A outra igreja dos 'influencers'
"Em retiros como Effetá ou Emaús, as pessoas procuram um sentido trascendental. Não tanto se encontrar com um mesmo, sina algo mais espiritual, como se encontrar com Deus", explica López-Ibor. Existe muito secretismo em torno de ambos. Effetá significa 'abre-te' (olho: a escutar a palavra de Deus). Mas sem proclamá-lo: a gente que tem estado não revela detalhes. Se mergulha-se em Twitter , alguns comentários dão pistas. "Este finde tenho ido a um retiro de Effetá e tem sido a melhor experiência de minha vida, fazia muitíssimo tempo que não me sentia tão feliz", afirma um tuitero. Outro, dubitativo, pergunta se alguém tem assistido e se o recomenda. Um terceiro define-o como "experiência de imersão total".
Entre as que sim têm ido figura a influencer Marta Rimbau, que tem 650.000 seguidores em Instagram. A jovem contou em suas stories que depois do retiro se sentia "feliz e aliviada", que tinha chorado muito" e que ali lhes faziam sacar "todo o que tens dentro". Isto é, que funciona como uma espécie de purga emocional em comunidade, um curso acelerado de reflexão vital disfarçado de mayéutica bem regado de lágrimas. Um tanto afastado da concepção tradicional de espiritualidad: privada, sobria, silenciosa.

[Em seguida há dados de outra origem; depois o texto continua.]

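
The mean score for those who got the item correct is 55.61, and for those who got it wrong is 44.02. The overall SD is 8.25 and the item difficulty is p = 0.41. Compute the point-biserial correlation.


q = 1 - p = 0.59
rpb = ((M1 - M0) / SD) * sqrt(p * q)
rpb = ((55.61 - 44.02) / 8.25) * sqrt(0.41 * 0.59)
rpb = 0.691

0.691


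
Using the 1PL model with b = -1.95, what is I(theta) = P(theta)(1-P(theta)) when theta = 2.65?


P = 1/(1+exp(-(2.65--1.95))) = 0.99
I = P*(1-P) = 0.99 * 0.01
I = 0.0099

0.0099


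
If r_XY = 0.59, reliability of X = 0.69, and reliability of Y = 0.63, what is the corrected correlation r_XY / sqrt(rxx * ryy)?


r_corrected = rxy / sqrt(rxx * ryy)
= 0.59 / sqrt(0.69 * 0.63)
= 0.59 / sqrt(0.4347)
= 0.59 / 0.659318
r_corrected = 0.8949

0.8949


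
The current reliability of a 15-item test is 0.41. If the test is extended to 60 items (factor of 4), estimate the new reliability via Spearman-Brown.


r_new = (n * rxx) / (1 + (n-1) * rxx)
r_new = (4 * 0.41) / (1 + 3 * 0.41)
r_new = 1.64 / 2.23
r_new = 0.7354

0.7354


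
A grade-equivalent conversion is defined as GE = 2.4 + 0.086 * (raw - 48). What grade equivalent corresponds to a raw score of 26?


raw - median = 26 - 48 = -22
slope * diff = 0.086 * -22 = -1.892
GE = 2.4 + -1.892
GE = 0.508

0.508


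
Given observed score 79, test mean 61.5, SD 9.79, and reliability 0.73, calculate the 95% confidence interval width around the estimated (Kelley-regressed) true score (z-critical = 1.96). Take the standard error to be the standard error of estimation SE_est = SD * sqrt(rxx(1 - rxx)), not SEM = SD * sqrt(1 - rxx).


True score estimate = 0.73*79 + 0.27*61.5 = 74.275
SE_est = SD * sqrt(rxx * (1 - rxx)) = 9.79 * sqrt(0.73 * 0.27) = 9.79 * sqrt(0.1971) = 4.346363
CI = T_est +/- z * SE_est, so width = 2 * z * SE_est = 2 * 1.96 * 4.346363
Width = 17.0377

17.0377


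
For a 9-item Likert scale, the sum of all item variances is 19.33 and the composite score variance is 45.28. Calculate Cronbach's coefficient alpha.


alpha = (k/(k-1)) * (1 - sum(si^2)/s_total^2)
= (9/8) * (1 - 19.33/45.28)
alpha = 0.6447

0.6447


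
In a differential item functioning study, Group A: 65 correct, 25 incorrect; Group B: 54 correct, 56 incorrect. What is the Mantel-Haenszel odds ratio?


Odds_A = 65/25 = 2.6
Odds_B = 54/56 = 0.9643
OR = Odds_A / Odds_B = 2.6 / 0.9643
Exactly, OR = (65 * 56) / (25 * 54) = 3640 / 1350
OR = 2.6963

2.6963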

Encontrar a Deus por 130 euros
Entre as coisas que os organizadores não escondem está o preço. Os retiros, de um fim de semana de duração, custam 130 euros. Menos que uma casa rural na Serra de Madri. Nesta comunidade, a viagem começa na casa de Espiritualidad de Emaús de Torremocha do Jarama. Mas há em muitas cidades: os organizadores contactam com os diferentes obispados e estabelecem-se delegações que têm organizado retiros em Sevilla, San Sebastián, Santander ou Valladolid.

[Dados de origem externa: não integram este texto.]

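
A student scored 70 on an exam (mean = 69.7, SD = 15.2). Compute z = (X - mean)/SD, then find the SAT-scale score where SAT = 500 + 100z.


z = (X - mean) / SD = (70 - 69.7) / 15.2
z = 0.3 / 15.2
z = 0.0197
SAT-scale = SAT = 500 + 100z
Carry z at full precision (z = 0.3 / 15.2) into the conversion:
SAT-scale = 500 + 100 * (0.3 / 15.2) = 500 + 30 / 15.2
SAT-scale = 500 + 1.9737
SAT-scale = 501.9737

501.9737


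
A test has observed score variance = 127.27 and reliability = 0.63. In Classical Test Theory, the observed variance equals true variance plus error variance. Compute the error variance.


var_true = rxx * var_obs = 0.63 * 127.27 = 80.1801
var_error = var_obs - var_true
var_error = 127.27 - 80.1801
var_error = 47.0899

47.0899


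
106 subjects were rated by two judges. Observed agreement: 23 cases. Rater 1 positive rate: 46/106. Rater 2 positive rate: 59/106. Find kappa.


P_o = 23/106 = 0.216981
P_e = (46*59 + 60*47) / 11236 = 0.492524
kappa = (P_o - P_e) / (1 - P_e)
kappa = (0.216981 - 0.492524) / (1 - 0.492524)
kappa = -0.543

-0.543


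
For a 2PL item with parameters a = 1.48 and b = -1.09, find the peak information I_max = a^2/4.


For 2PL, max info at theta = b = -1.09
I_max = a^2 / 4 = 1.48^2 / 4
= 2.1904 / 4
I_max = 0.5476

0.5476


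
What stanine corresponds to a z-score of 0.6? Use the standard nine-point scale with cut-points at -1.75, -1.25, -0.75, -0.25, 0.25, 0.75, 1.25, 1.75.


Stanine boundaries: [-1.75, -1.25, -0.75, -0.25, 0.25, 0.75, 1.25, 1.75]
z = 0.6
Check each boundary:
  z >= -1.75 -> could be stanine 2
  z >= -1.25 -> could be stanine 3
  z >= -0.75 -> could be stanine 4
  z >= -0.25 -> could be stanine 5
  z >= 0.25 -> could be stanine 6
  z < 0.75
  z < 1.25
  z < 1.75
Highest qualifying boundary gives stanine = 6

6


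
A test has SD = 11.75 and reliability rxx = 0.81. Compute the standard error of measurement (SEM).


SEM = SD * sqrt(1 - rxx)
SEM = 11.75 * sqrt(1 - 0.81)
SEM = 11.75 * sqrt(0.19) = 11.75 * 0.43589
SEM = 5.1217

5.1217


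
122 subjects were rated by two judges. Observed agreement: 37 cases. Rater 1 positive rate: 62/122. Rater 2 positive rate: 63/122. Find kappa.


P_o = 37/122 = 0.303279
P_e = (62*63 + 60*59) / 14884 = 0.500269
kappa = (P_o - P_e) / (1 - P_e)
kappa = (0.303279 - 0.500269) / (1 - 0.500269)
kappa = -0.3942

-0.3942


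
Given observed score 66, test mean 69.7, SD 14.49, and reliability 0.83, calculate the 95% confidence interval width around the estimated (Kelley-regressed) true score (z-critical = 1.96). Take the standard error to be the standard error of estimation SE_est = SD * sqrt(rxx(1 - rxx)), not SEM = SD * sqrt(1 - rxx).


True score estimate = 0.83*66 + 0.17*69.7 = 66.629
SE_est = SD * sqrt(rxx * (1 - rxx)) = 14.49 * sqrt(0.83 * 0.17) = 14.49 * sqrt(0.1411) = 5.442919
CI = T_est +/- z * SE_est, so width = 2 * z * SE_est = 2 * 1.96 * 5.442919
Width = 21.3362

21.3362


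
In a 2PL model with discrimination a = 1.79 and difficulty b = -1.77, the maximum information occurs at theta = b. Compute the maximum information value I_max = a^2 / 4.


For 2PL, max info at theta = b = -1.77
I_max = a^2 / 4 = 1.79^2 / 4
= 3.2041 / 4
I_max = 0.801

0.801


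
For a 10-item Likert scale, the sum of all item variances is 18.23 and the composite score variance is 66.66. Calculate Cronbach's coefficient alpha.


alpha = (k/(k-1)) * (1 - sum(si^2)/s_total^2)
= (10/9) * (1 - 18.23/66.66)
alpha = 0.8072

0.8072


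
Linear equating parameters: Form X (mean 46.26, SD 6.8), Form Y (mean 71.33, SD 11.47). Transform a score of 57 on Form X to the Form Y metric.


slope = SD_Y / SD_X = 11.47 / 6.8 ~ 1.6868
intercept = mean_Y - slope * mean_X = 71.33 - (11.47 / 6.8) * 46.26 ~ -6.6997
Y = slope * X + intercept. To avoid rounding drift from the rounded slope/intercept, evaluate the equivalent form Y = mean_Y + SD_Y * (X - mean_X) / SD_X at full precision:
Y = 71.33 + 11.47 * (57 - 46.26) / 6.8
Y = 71.33 + 11.47 * 10.74 / 6.8
Y = 71.33 + 123.1878 / 6.8
Y = 71.33 + 18.1159
Y = 89.4459

89.4459


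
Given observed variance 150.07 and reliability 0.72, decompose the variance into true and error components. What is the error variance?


var_true = rxx * var_obs = 0.72 * 150.07 = 108.0504
var_error = var_obs - var_true
var_error = 150.07 - 108.0504
var_error = 42.0196

42.0196


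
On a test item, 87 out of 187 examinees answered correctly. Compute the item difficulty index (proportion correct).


Item difficulty p = number correct / total examinees
p = 87 / 187
p = 0.4652

0.4652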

"Trata-se, em definitiva, de um processo pessoal que têm de descobrir os jovens que nele participam, já que é difícil encontrar informação explícita sobre o que ocorre nestes retiros em internet ou redes sociais", reconhece a Archidiócesis de Burgos.
O que passa em Effetá, fica em Effetá
L., um jovem que tem assistido a Effetá, dá a Consumidor Global algumas pinceladas do funcionamento: "Ao chegar, tiram-nos os relógios e os móveis. Rezamos várias vezes ao dia, há umas pessoas que actuam como monitores. A comida é muito singela, massa e tostadas, como num acampamento". L. destaca que nestes retiros "te abres em canal" e que, de forma mais ou menos tácita, os organizadores instam a não contar nada.

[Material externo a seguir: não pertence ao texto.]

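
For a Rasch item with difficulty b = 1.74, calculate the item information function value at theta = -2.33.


P = 1/(1+exp(-(-2.33-1.74))) = 0.0168
I = P*(1-P) = 0.0168 * 0.9832
I = 0.0165

0.0165


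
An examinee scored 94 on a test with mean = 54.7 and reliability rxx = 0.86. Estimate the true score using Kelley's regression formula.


T_est = rxx * X + (1 - rxx) * mean
T_est = 0.86 * 94 + 0.14 * 54.7
T_est = 80.84 + 7.658
T_est = 88.498

88.498


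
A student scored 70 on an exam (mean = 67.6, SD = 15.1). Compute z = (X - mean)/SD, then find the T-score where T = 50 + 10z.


z = (X - mean) / SD = (70 - 67.6) / 15.1
z = 2.4 / 15.1
z = 0.1589
T-score = T = 50 + 10z
Carry z at full precision (z = 2.4 / 15.1) into the conversion:
T-score = 50 + 10 * (2.4 / 15.1) = 50 + 24 / 15.1
T-score = 50 + 1.5894
T-score = 51.5894

51.5894


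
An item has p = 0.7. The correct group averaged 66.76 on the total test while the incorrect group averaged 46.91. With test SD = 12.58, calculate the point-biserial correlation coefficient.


q = 1 - p = 0.3
rpb = ((M1 - M0) / SD) * sqrt(p * q)
rpb = ((66.76 - 46.91) / 12.58) * sqrt(0.7 * 0.3)
rpb = 0.7231

0.7231


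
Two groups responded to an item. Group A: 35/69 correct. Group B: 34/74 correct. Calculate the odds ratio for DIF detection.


Odds_A = 35/34 = 1.0294
Odds_B = 34/40 = 0.85
OR = Odds_A / Odds_B = 1.0294 / 0.85
Exactly, OR = (35 * 40) / (34 * 34) = 1400 / 1156
OR = 1.2111

1.2111


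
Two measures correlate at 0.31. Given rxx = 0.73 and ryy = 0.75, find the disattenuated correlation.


r_corrected = rxy / sqrt(rxx * ryy)
= 0.31 / sqrt(0.73 * 0.75)
= 0.31 / sqrt(0.5475)
= 0.31 / 0.739932
r_corrected = 0.419

0.419


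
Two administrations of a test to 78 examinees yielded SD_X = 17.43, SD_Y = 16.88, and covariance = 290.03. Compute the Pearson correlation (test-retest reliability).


r = cov(X,Y) / (SD_X * SD_Y)
r = 290.03 / (17.43 * 16.88)
r = 290.03 / 294.2184
r = 0.9858

0.9858


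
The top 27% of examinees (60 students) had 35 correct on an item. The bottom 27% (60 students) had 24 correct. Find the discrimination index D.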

Podem ser epifanías para alguns, mas, tal e como explica Carolina López-Ibor, o impacto psicológico destas experiências é limitado. "São como fogos artificiais: vais-te um fim de semana e desligas, mas quando voltas a tua rotina, as mudanças não permanecem. Segues no mesmo bucle e com a mesma dinâmica. Por isso, o ideal é procurar mudanças em longo prazo, que te ajudem a te repensar coisas", defende a experiente.